Lack of commitment follows. People don't truly commit to decisions they were never able to weigh in on honestly. You get nods in the meeting and hesitation everywhere after it. Compliance, not conviction.

Avoidance of accountability comes next. When no one truly committed, no one feels standing to hold a peer to the standard — so the hard conversation about a missed commitment simply doesn't happen.

Inattention to results sits at the top. When the first four are in play, people drift toward their own goals, their own status, their own departments — and the collective result quietly stops being the point.

A team will tolerate every one of these long before it admits to any of them.

Why naming them is half the battle

Here's what I've seen teaching this: the moment a team can name which dysfunction they're living in, the shame drops and the work can start. “We don't have a people problem — we have a trust problem, and it's making our meetings useless” is a sentence that changes a room.

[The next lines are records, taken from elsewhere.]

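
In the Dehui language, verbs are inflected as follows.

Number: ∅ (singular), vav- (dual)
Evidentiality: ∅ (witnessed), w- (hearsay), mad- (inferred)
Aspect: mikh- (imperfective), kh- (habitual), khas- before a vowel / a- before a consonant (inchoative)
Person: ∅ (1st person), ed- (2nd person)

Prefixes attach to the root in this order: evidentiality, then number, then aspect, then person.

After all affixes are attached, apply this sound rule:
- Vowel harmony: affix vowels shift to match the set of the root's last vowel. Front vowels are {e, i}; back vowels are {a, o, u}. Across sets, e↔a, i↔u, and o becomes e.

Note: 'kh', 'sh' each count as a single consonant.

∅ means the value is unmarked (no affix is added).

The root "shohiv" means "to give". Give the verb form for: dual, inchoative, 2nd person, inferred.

edevevmedshohiv

Attach evidentiality inferred mad- → madshohiv.
Attach number dual vav- → vavmadshohiv.
Attach aspect inchoative a- (before consonant 'v') → avavmadshohiv.
Attach person 2nd person ed- → edavavmadshohiv.
Apply vowel harmony: edavavmadshohiv → edevevmedshohiv.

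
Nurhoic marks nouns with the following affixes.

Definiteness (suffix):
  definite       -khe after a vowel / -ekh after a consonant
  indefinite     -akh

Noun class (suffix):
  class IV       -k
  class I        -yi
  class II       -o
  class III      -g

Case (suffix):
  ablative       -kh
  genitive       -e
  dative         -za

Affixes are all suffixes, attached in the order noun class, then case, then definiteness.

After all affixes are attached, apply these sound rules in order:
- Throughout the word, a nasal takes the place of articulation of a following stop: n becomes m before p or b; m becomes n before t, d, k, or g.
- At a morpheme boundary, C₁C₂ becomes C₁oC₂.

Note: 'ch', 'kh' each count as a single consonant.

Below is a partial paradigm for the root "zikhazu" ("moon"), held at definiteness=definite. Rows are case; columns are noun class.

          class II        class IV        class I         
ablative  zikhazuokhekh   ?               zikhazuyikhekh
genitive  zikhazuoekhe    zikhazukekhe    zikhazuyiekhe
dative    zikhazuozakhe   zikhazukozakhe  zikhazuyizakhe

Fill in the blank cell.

zikhazukokhekh

Attach noun class class IV -k → zikhazuk.
Attach case ablative -kh → zikhazukkh.
Attach definiteness definite -ekh (after consonant 'kh') → zikhazukkhekh.
Nasal assimilation: no change.
Apply epenthesis: zikhazukkhekh → zikhazukokhekh.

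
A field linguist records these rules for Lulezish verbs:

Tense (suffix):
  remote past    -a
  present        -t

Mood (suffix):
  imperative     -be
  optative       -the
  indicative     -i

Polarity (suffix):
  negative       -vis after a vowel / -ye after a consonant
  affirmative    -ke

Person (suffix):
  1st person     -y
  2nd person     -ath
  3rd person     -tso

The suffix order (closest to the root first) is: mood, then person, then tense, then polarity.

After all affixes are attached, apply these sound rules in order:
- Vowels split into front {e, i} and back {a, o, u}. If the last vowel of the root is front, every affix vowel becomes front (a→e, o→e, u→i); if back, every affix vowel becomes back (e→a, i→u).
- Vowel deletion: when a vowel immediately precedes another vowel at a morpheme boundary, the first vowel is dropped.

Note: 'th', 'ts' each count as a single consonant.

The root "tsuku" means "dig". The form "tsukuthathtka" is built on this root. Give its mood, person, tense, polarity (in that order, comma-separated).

optative, 2nd person, present, affirmative

Segment: tsuku-the-ath-t-ke.
mood: -the → optative.
person: -ath → 2nd person.
tense: -t → present.
polarity: -ke → affirmative.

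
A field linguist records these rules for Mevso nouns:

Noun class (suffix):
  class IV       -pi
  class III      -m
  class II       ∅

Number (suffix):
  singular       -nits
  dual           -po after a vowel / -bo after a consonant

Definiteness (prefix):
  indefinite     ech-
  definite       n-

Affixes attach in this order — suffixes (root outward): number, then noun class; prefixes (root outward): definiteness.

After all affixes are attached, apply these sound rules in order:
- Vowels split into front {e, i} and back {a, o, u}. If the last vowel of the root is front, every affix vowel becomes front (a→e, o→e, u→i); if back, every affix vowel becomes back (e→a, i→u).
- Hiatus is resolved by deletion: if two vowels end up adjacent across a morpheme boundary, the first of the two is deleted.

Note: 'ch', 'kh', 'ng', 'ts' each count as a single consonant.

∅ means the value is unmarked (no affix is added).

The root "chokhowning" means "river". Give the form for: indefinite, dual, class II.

echchokhowningbe

Attach number dual -bo (after consonant 'ng') → chokhowningbo.
Attach definiteness indefinite ech- → echchokhowningbo.
noun class = class II: zero marking, form stays echchokhowningbo.
Apply vowel harmony: echchokhowningbo → echchokhowningbe.
Vowel deletion: no change.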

Lencioni's gift is a shared vocabulary for things teams usually only feel.

But naming isn't fixing. And this is where I bring in the operating-system side of the work, because vocabulary alone won't rebuild a team — rhythm will.

Where Lencioni meets the operating rhythm

The dysfunctions are a diagnosis. An operating system is part of the treatment. Consider how Gino Wickman's Traction tools quietly work against each layer of the pyramid:

  • Healthy conflict has somewhere to live. The weekly Level 10 Meeting's IDS discipline — Identify, Discuss, Solve — gives disagreement a structured, expected home, so the hard topic surfaces in the room instead of the hallway.

  • Commitment gets concrete. When decisions become owned Rocks rather than vague intentions, “we agreed” turns into “I own this, by this date.”

  • Accountability stops being personal. A shared Scorecard and a clear Accountability Chart mean the standard is visible and objective — you're holding each other to the number, not to a grudge.

  • Results stay in front of everyone. The rhythm itself keeps the collective scoreboard on the table every single week.

And underneath all of it sits the Maxwell truth we keep returning to: trust starts with the leader. Lencioni is clear that the leader has to go first — to be the one who admits the mistake, names the weakness, invites the disagreement. You cannot ask a team to be vulnerable from behind a wall of your own making. The Law of Influence again: it starts with who you are.

The honest question

You don't have to fix all five this quarter. You have to name the one you're tolerating most — and decide it's no longer acceptable. Trust is almost always the place to start, because everything above it is built on that foundation. Get honest there, give the conflict somewhere structured to go, and the pyramid starts working for you instead of against you.

Source note: Drawn from Patrick Lencioni's The Five Dysfunctions of a Team: A Leadership Fable, with connections to Gino Wickman's Traction (IDS, Rocks, Scorecard, Accountability Chart) and John C. Maxwell's Law of Influence. Original commentary by The Leadership Forge.